Guinea fowl farming: A guide
As a result of their distinctive appearance and unusual calling card, guinea fowls make for very interesting farm animals. For some, these beautiful creatures are kept purely for ornamental purposes to add a little variety to the farm, but for those looking to keep guinea fowl for commercial use, the high quality meat they provide often means guinea fowl are a safe, long term investment.
Baby guinea fowl are called keets and need specialist attention to ensure they grow up healthy and happy. When the guinea fowl chicks are born, they need to be kept at a warm room temperature of around 35ºc. Lower the temperature week by week as their bodies begin to grow and strengthen.

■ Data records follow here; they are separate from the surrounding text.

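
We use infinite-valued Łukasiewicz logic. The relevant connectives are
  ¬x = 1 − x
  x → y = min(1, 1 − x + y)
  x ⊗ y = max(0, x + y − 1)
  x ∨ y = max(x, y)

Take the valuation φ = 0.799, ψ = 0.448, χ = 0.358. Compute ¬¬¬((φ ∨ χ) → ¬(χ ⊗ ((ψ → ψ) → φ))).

φ ∨ χ = max(0.799, 0.358) = 0.799
ψ → ψ = min(1, 1 − 0.448 + 0.448) = min(1, 1.000) = 1.000
(ψ → ψ) → φ = min(1, 1 − 1.000 + 0.799) = min(1, 0.799) = 0.799
χ ⊗ ((ψ → ψ) → φ) = max(0, 0.358 + 0.799 − 1) = max(0, 0.157) = 0.157
¬(χ ⊗ ((ψ → ψ) → φ)) = 1 − 0.157 = 0.843
(φ ∨ χ) → ¬(χ ⊗ ((ψ → ψ) → φ)) = min(1, 1 − 0.799 + 0.843) = min(1, 1.044) = 1.000
¬((φ ∨ χ) → ¬(χ ⊗ ((ψ → ψ) → φ))) = 1 − 1.000 = 0.000
¬¬((φ ∨ χ) → ¬(χ ⊗ ((ψ → ψ) → φ))) = 1 − 0.000 = 1.000
¬¬¬((φ ∨ χ) → ¬(χ ⊗ ((ψ → ψ) → φ))) = 1 − 1.000 = 0.000

0.000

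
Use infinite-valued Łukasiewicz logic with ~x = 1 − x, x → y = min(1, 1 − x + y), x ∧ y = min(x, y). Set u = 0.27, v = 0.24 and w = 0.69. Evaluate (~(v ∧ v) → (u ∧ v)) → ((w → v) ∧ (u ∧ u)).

0.79

v ∧ v = min(0.24, 0.24) = 0.24
~(v ∧ v) = 1 − 0.24 = 0.76
u ∧ v = min(0.27, 0.24) = 0.24
~(v ∧ v) → (u ∧ v) = min(1, 1 − 0.76 + 0.24) = min(1, 0.48) = 0.48
w → v = min(1, 1 − 0.69 + 0.24) = min(1, 0.55) = 0.55
u ∧ u = min(0.27, 0.27) = 0.27
(w → v) ∧ (u ∧ u) = min(0.55, 0.27) = 0.27
(~(v ∧ v) → (u ∧ v)) → ((w → v) ∧ (u ∧ u)) = min(1, 1 − 0.48 + 0.27) = min(1, 0.79) = 0.79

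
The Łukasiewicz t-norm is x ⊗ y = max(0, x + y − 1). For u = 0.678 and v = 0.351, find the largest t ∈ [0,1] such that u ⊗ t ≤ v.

The residuum of the Łukasiewicz t-norm gives the supremum: min(1, 1 − 0.678 + 0.351).
1 − 0.678 + 0.351 = 0.673, so t = min(1, 0.673) = 0.673.
Check: 0.678 ⊗ 0.673 = max(0, 0.351) = 0.351 ≤ 0.351.

0.673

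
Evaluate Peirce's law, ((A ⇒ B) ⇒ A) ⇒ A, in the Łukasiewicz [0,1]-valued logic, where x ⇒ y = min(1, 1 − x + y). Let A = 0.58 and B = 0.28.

A ⇒ B = min(1, 1 − 0.58 + 0.28) = min(1, 0.70) = 0.70
(A ⇒ B) ⇒ A = min(1, 1 − 0.70 + 0.58) = min(1, 0.88) = 0.88
((A ⇒ B) ⇒ A) ⇒ A = min(1, 1 − 0.88 + 0.58) = min(1, 0.70) = 0.70
(The value 0.70 < 1 shows this instance is not satisfied; not a Ł∞-tautology in general.)

0.70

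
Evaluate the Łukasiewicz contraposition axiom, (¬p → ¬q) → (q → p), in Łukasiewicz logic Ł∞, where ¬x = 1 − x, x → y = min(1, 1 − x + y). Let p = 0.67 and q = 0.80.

¬p = 1 − 0.67 = 0.33
¬q = 1 − 0.80 = 0.20
¬p → ¬q = min(1, 1 − 0.33 + 0.20) = min(1, 0.87) = 0.87
q → p = min(1, 1 − 0.80 + 0.67) = min(1, 0.87) = 0.87
(¬p → ¬q) → (q → p) = min(1, 1 − 0.87 + 0.87) = min(1, 1.00) = 1.00
(As expected: an axiom of Ł∞, always 1.)

1.00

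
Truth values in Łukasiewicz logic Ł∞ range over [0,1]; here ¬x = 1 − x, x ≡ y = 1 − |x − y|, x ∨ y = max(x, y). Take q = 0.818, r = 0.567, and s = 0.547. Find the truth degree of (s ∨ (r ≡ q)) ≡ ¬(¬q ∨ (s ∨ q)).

0.433

r ≡ q = 1 − |0.567 − 0.818| = 1 − 0.251 = 0.749
s ∨ (r ≡ q) = max(0.547, 0.749) = 0.749
¬q = 1 − 0.818 = 0.182
s ∨ q = max(0.547, 0.818) = 0.818
¬q ∨ (s ∨ q) = max(0.182, 0.818) = 0.818
¬(¬q ∨ (s ∨ q)) = 1 − 0.818 = 0.182
(s ∨ (r ≡ q)) ≡ ¬(¬q ∨ (s ∨ q)) = 1 − |0.749 − 0.182| = 1 − 0.567 = 0.433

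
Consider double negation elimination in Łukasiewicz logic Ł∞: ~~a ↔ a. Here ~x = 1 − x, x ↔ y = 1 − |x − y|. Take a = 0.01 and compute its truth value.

1.00

~a = 1 − 0.01 = 0.99
~~a = 1 − 0.99 = 0.01
~~a ↔ a = 1 − |0.01 − 0.01| = 1 − 0.00 = 1.00
(As expected: always 1 in Ł∞ since negation is involutive.)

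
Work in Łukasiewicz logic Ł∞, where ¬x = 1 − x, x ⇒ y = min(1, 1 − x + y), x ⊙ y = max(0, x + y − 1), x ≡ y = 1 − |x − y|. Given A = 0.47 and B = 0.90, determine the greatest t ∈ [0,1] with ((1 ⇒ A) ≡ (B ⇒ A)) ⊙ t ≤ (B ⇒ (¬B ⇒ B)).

1 ⇒ A = min(1, 1 − 1.00 + 0.47) = min(1, 0.47) = 0.47
B ⇒ A = min(1, 1 − 0.90 + 0.47) = min(1, 0.57) = 0.57
(1 ⇒ A) ≡ (B ⇒ A) = 1 − |0.47 − 0.57| = 1 − 0.10 = 0.90
So the left factor is (1 ⇒ A) ≡ (B ⇒ A) = 0.90.
¬B = 1 − 0.90 = 0.10
¬B ⇒ B = min(1, 1 − 0.10 + 0.90) = min(1, 1.80) = 1.00
B ⇒ (¬B ⇒ B) = min(1, 1 − 0.90 + 1.00) = min(1, 1.10) = 1.00
So the right-hand bound is B ⇒ (¬B ⇒ B) = 1.00.
The residuum of the Łukasiewicz t-norm gives the supremum: min(1, 1 − 0.90 + 1.00).
1 − 0.90 + 1.00 = 1.10, so t = min(1, 1.10) = 1.00.
Check: 0.90 ⊙ 1.00 = max(0, 0.90) = 0.90 ≤ 1.00.

1.00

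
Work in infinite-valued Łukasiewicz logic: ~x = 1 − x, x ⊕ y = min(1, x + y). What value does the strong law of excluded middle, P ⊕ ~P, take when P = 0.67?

1.00

~P = 1 − 0.67 = 0.33
P ⊕ ~P = min(1, 0.67 + 0.33) = min(1, 1.00) = 1.00
(As expected: always 1 in Ł∞ since a ⊕ (1−a) = 1.)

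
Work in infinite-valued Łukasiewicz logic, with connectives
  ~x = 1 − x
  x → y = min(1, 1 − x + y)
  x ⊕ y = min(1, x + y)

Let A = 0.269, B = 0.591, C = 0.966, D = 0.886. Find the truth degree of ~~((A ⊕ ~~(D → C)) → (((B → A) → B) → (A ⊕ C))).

1.000

D → C = min(1, 1 − 0.886 + 0.966) = min(1, 1.080) = 1.000
~(D → C) = 1 − 1.000 = 0.000
~~(D → C) = 1 − 0.000 = 1.000
A ⊕ ~~(D → C) = min(1, 0.269 + 1.000) = min(1, 1.269) = 1.000
B → A = min(1, 1 − 0.591 + 0.269) = min(1, 0.678) = 0.678
(B → A) → B = min(1, 1 − 0.678 + 0.591) = min(1, 0.913) = 0.913
A ⊕ C = min(1, 0.269 + 0.966) = min(1, 1.235) = 1.000
((B → A) → B) → (A ⊕ C) = min(1, 1 − 0.913 + 1.000) = min(1, 1.087) = 1.000
(A ⊕ ~~(D → C)) → (((B → A) → B) → (A ⊕ C)) = min(1, 1 − 1.000 + 1.000) = min(1, 1.000) = 1.000
~((A ⊕ ~~(D → C)) → (((B → A) → B) → (A ⊕ C))) = 1 − 1.000 = 0.000
~~((A ⊕ ~~(D → C)) → (((B → A) → B) → (A ⊕ C))) = 1 − 0.000 = 1.000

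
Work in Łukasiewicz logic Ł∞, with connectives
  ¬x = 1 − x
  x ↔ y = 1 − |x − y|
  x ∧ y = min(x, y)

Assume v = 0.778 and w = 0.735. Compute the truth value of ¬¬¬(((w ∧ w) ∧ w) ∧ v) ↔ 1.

0.265

w ∧ w = min(0.735, 0.735) = 0.735
(w ∧ w) ∧ w = min(0.735, 0.735) = 0.735
((w ∧ w) ∧ w) ∧ v = min(0.735, 0.778) = 0.735
¬(((w ∧ w) ∧ w) ∧ v) = 1 − 0.735 = 0.265
¬¬(((w ∧ w) ∧ w) ∧ v) = 1 − 0.265 = 0.735
¬¬¬(((w ∧ w) ∧ w) ∧ v) = 1 − 0.735 = 0.265
¬¬¬(((w ∧ w) ∧ w) ∧ v) ↔ 1 = 1 − |0.265 − 1.000| = 1 − 0.735 = 0.265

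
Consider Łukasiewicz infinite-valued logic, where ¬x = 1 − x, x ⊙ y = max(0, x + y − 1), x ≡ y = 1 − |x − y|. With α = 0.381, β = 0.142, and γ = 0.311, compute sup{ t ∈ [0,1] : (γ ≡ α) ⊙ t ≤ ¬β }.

0.928

γ ≡ α = 1 − |0.311 − 0.381| = 1 − 0.070 = 0.930
So the left factor is γ ≡ α = 0.930.
¬β = 1 − 0.142 = 0.858
So the right-hand bound is ¬β = 0.858.
The residuum of the Łukasiewicz t-norm gives the supremum: min(1, 1 − 0.930 + 0.858).
1 − 0.930 + 0.858 = 0.928, so t = min(1, 0.928) = 0.928.
Check: 0.930 ⊙ 0.928 = max(0, 0.858) = 0.858 ≤ 0.858.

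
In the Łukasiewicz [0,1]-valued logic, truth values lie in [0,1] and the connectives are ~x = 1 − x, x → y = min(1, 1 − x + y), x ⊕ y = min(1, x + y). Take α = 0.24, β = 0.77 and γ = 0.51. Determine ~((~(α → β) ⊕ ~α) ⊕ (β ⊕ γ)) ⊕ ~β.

α → β = min(1, 1 − 0.24 + 0.77) = min(1, 1.53) = 1.00
~(α → β) = 1 − 1.00 = 0.00
~α = 1 − 0.24 = 0.76
~(α → β) ⊕ ~α = min(1, 0.00 + 0.76) = min(1, 0.76) = 0.76
β ⊕ γ = min(1, 0.77 + 0.51) = min(1, 1.28) = 1.00
(~(α → β) ⊕ ~α) ⊕ (β ⊕ γ) = min(1, 0.76 + 1.00) = min(1, 1.76) = 1.00
~((~(α → β) ⊕ ~α) ⊕ (β ⊕ γ)) = 1 − 1.00 = 0.00
~β = 1 − 0.77 = 0.23
~((~(α → β) ⊕ ~α) ⊕ (β ⊕ γ)) ⊕ ~β = min(1, 0.00 + 0.23) = min(1, 0.23) = 0.23

0.23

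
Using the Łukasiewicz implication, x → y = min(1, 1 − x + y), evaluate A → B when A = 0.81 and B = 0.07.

0.26

A → B = min(1, 1 − 0.81 + 0.07) = min(1, 0.26) = 0.26
For comparison, the Gödel implication (1 if x ≤ y else y) would give 0.07.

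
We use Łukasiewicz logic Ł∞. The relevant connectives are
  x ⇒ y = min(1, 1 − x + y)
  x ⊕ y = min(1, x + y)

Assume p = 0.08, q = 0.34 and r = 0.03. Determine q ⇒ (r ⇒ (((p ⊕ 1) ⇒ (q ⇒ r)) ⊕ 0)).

1.00

p ⊕ 1 = min(1, 0.08 + 1.00) = min(1, 1.08) = 1.00
q ⇒ r = min(1, 1 − 0.34 + 0.03) = min(1, 0.69) = 0.69
(p ⊕ 1) ⇒ (q ⇒ r) = min(1, 1 − 1.00 + 0.69) = min(1, 0.69) = 0.69
((p ⊕ 1) ⇒ (q ⇒ r)) ⊕ 0 = min(1, 0.69 + 0.00) = min(1, 0.69) = 0.69
r ⇒ (((p ⊕ 1) ⇒ (q ⇒ r)) ⊕ 0) = min(1, 1 − 0.03 + 0.69) = min(1, 1.66) = 1.00
q ⇒ (r ⇒ (((p ⊕ 1) ⇒ (q ⇒ r)) ⊕ 0)) = min(1, 1 − 0.34 + 1.00) = min(1, 1.66) = 1.00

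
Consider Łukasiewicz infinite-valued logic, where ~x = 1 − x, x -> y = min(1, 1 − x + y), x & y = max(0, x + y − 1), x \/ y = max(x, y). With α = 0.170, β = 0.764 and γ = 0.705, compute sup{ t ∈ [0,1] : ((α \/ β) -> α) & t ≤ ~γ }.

0.889

α \/ β = max(0.170, 0.764) = 0.764
(α \/ β) -> α = min(1, 1 − 0.764 + 0.170) = min(1, 0.406) = 0.406
So the left factor is (α \/ β) -> α = 0.406.
~γ = 1 − 0.705 = 0.295
So the right-hand bound is ~γ = 0.295.
The residuum of the Łukasiewicz t-norm gives the supremum: min(1, 1 − 0.406 + 0.295).
1 − 0.406 + 0.295 = 0.889, so t = min(1, 0.889) = 0.889.
Check: 0.406 & 0.889 = max(0, 0.295) = 0.295 ≤ 0.295.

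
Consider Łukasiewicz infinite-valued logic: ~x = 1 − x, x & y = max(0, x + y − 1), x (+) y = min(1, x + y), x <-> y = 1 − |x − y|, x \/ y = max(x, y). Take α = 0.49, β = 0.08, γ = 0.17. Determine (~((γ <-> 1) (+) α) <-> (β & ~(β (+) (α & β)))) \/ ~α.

0.66

γ <-> 1 = 1 − |0.17 − 1.00| = 1 − 0.83 = 0.17
(γ <-> 1) (+) α = min(1, 0.17 + 0.49) = min(1, 0.66) = 0.66
~((γ <-> 1) (+) α) = 1 − 0.66 = 0.34
α & β = max(0, 0.49 + 0.08 − 1) = max(0, -0.43) = 0.00
β (+) (α & β) = min(1, 0.08 + 0.00) = min(1, 0.08) = 0.08
~(β (+) (α & β)) = 1 − 0.08 = 0.92
β & ~(β (+) (α & β)) = max(0, 0.08 + 0.92 − 1) = max(0, 0.00) = 0.00
~((γ <-> 1) (+) α) <-> (β & ~(β (+) (α & β))) = 1 − |0.34 − 0.00| = 1 − 0.34 = 0.66
~α = 1 − 0.49 = 0.51
(~((γ <-> 1) (+) α) <-> (β & ~(β (+) (α & β)))) \/ ~α = max(0.66, 0.51) = 0.66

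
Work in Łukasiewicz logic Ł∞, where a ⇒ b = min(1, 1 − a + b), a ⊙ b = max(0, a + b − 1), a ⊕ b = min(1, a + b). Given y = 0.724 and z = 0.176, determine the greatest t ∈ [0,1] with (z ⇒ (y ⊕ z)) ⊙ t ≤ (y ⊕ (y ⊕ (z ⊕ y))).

1.000

y ⊕ z = min(1, 0.724 + 0.176) = min(1, 0.900) = 0.900
z ⇒ (y ⊕ z) = min(1, 1 − 0.176 + 0.900) = min(1, 1.724) = 1.000
So the left factor is z ⇒ (y ⊕ z) = 1.000.
z ⊕ y = min(1, 0.176 + 0.724) = min(1, 0.900) = 0.900
y ⊕ (z ⊕ y) = min(1, 0.724 + 0.900) = min(1, 1.624) = 1.000
y ⊕ (y ⊕ (z ⊕ y)) = min(1, 0.724 + 1.000) = min(1, 1.724) = 1.000
So the right-hand bound is y ⊕ (y ⊕ (z ⊕ y)) = 1.000.
The residuum of the Łukasiewicz t-norm gives the supremum: min(1, 1 − 1.000 + 1.000).
1 − 1.000 + 1.000 = 1.000, so t = min(1, 1.000) = 1.000.
Check: 1.000 ⊙ 1.000 = max(0, 1.000) = 1.000 ≤ 1.000.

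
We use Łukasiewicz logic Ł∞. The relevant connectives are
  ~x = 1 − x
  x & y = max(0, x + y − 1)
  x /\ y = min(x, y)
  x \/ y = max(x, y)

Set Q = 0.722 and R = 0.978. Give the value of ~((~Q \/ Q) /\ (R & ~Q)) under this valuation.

0.744

~Q = 1 − 0.722 = 0.278
~Q \/ Q = max(0.278, 0.722) = 0.722
R & ~Q = max(0, 0.978 + 0.278 − 1) = max(0, 0.256) = 0.256
(~Q \/ Q) /\ (R & ~Q) = min(0.722, 0.256) = 0.256
~((~Q \/ Q) /\ (R & ~Q)) = 1 − 0.256 = 0.744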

Keets will require plenty of protein during the first few weeks, so the high quantities of game bird feed you use in the early stages of growth can be scaled back over time as bodies develop.
The presence of guinea fowl on a farm has more than one advantage. Aside from the colour they can add to farming life and the delicious meat they provide that could help turn you a profit, they are great as a form of insect control. In fact, insects and bugs will form a large part of a guinea fowl’s diet during the warmer months, so as long as you are providing plentiful amounts of water and additional supplements every now and then, there’s no need to splash out on specialist guinea fowl feed until the grip of winter takes hold.
House the guinea fowl in a dry place that makes good use of location, shelter and space. As with a chicken coop, you’ll need to install some high fencing to avoid foxes and other predators running riot inside the pen.
Unlike chickens, guinea fowl are fairly strong flyers, so don’t panic if they spread their wings by day – for their own security, they will return to the guinea fowl pen as soon as the sun sets for the day to avoid predators.